In the most blatant conversation cited by the press, it appears that in December 2013, after Zaken had testified in the Holyland trial but was under heavy pressure to cut a deal, Olmert is heard offering Zaken $10,000 a month for continuing to cooperate with him regarding the trial, including if she ends up going to jail to protect him.
Olmert’s legal team has blasted Zaken as putting words into his mouth and manipulating Olmert to frame him to improve her chances for a deal, knowing that she was facing possibly around six to seven years in prison without one.
The state is convinced that the tapes speak for themselves and that Olmert’s recent decision not to testify and rebut the tapes in the Talansky retrial shows his answers go only to technicalities and not to the substance of the allegations against him.
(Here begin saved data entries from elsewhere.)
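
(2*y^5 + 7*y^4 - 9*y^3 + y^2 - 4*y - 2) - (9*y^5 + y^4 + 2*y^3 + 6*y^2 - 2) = -7*y^5 + 6*y^4 - 11*y^3 - 5*y^2 - 4*y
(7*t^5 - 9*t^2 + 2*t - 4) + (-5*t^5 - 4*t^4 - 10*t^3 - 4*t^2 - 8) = 2*t^5 - 4*t^4 - 10*t^3 - 13*t^2 + 2*t - 12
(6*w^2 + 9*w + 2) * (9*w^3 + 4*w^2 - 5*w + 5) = 54*w^5 + 105*w^4 + 24*w^3 - 7*w^2 + 35*w + 10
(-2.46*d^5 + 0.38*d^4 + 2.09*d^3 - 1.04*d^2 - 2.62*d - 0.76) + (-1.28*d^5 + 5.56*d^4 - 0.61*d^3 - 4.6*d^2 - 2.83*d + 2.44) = -3.74*d^5 + 5.94*d^4 + 1.48*d^3 - 5.64*d^2 - 5.45*d + 1.68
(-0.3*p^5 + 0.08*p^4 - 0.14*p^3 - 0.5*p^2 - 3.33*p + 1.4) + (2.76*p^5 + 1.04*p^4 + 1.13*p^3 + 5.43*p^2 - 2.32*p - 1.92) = 2.46*p^5 + 1.12*p^4 + 0.99*p^3 + 4.93*p^2 - 5.65*p - 0.52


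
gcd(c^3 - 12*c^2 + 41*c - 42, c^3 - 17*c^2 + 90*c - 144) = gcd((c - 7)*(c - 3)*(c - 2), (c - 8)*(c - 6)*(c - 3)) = c - 3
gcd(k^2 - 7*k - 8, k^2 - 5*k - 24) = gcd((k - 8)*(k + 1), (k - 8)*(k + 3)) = k - 8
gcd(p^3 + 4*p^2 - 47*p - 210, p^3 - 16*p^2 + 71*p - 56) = p - 7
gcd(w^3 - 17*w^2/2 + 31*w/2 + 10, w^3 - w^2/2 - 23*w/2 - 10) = w - 4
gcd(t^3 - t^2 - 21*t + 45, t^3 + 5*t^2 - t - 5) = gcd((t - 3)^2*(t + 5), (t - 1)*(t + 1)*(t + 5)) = t + 5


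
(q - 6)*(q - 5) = q^2 - 11*q + 30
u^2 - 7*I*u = u*(u - 7*I)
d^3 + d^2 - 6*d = d*(d - 2)*(d + 3)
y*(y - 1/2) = y^2 - y/2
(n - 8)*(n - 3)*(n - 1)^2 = n^4 - 13*n^3 + 47*n^2 - 59*n + 24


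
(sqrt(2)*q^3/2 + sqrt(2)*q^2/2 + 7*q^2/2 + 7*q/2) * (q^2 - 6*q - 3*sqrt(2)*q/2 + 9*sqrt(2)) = sqrt(2)*q^5/2 - 5*sqrt(2)*q^4/2 + 2*q^4 - 33*sqrt(2)*q^3/4 - 10*q^3 - 12*q^2 + 105*sqrt(2)*q^2/4 + 63*sqrt(2)*q/2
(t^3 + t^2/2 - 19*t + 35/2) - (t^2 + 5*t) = t^3 - t^2/2 - 24*t + 35/2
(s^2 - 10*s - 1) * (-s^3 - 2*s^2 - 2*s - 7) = -s^5 + 8*s^4 + 19*s^3 + 15*s^2 + 72*s + 7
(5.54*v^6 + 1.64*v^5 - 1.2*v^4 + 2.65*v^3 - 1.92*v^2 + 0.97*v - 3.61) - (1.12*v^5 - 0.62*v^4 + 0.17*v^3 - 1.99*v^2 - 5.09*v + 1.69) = 5.54*v^6 + 0.52*v^5 - 0.58*v^4 + 2.48*v^3 + 0.0700000000000001*v^2 + 6.06*v - 5.3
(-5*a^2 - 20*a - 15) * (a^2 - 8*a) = -5*a^4 + 20*a^3 + 145*a^2 + 120*a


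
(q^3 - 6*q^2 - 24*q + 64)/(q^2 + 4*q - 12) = (q^2 - 4*q - 32)/(q + 6)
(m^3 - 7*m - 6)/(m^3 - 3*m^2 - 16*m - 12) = (m - 3)/(m - 6)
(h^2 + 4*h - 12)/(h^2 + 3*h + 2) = (h^2 + 4*h - 12)/(h^2 + 3*h + 2)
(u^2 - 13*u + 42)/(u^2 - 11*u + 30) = (u - 7)/(u - 5)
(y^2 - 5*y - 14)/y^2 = 1 - 5/y - 14/y^2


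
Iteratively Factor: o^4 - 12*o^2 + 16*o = (o + 4)*(o^3 - 4*o^2 + 4*o) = (o - 2)*(o + 4)*(o^2 - 2*o) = o*(o - 2)*(o + 4)*(o - 2)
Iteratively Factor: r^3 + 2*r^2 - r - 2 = (r - 1)*(r^2 + 3*r + 2) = (r - 1)*(r + 2)*(r + 1)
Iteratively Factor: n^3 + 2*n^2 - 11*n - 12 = (n - 3)*(n^2 + 5*n + 4) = (n - 3)*(n + 1)*(n + 4)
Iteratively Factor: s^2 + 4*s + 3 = (s + 3)*(s + 1)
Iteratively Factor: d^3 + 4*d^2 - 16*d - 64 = (d + 4)*(d^2 - 16) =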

His best hope at avoiding a third trial at this point are: the state already may have him beat in two cases, initiating a third case may look like unfair political crusading against Olmert, and that a third case might also require going after highly respected defense lawyer Navot Tal-Tsur.
Zaken also taped Tal-Tsur seemingly “advising” her for her own good, and for Olmert’s own good, not to cut a deal with the state.
Unfortunately for Olmert, the state may only have hit “pause” on the third case, and the hesitance to file the third case may be mere biding time until a court rules in favor of Zaken’s credibility in the Talansky retrial, at which point the state can pocket that ruling and use it against Olmert in the third case.
Whatever the state’s final decision on the third case, the new recordings have joined an already stranger-than-fiction saga of Olmert’s legal entanglements.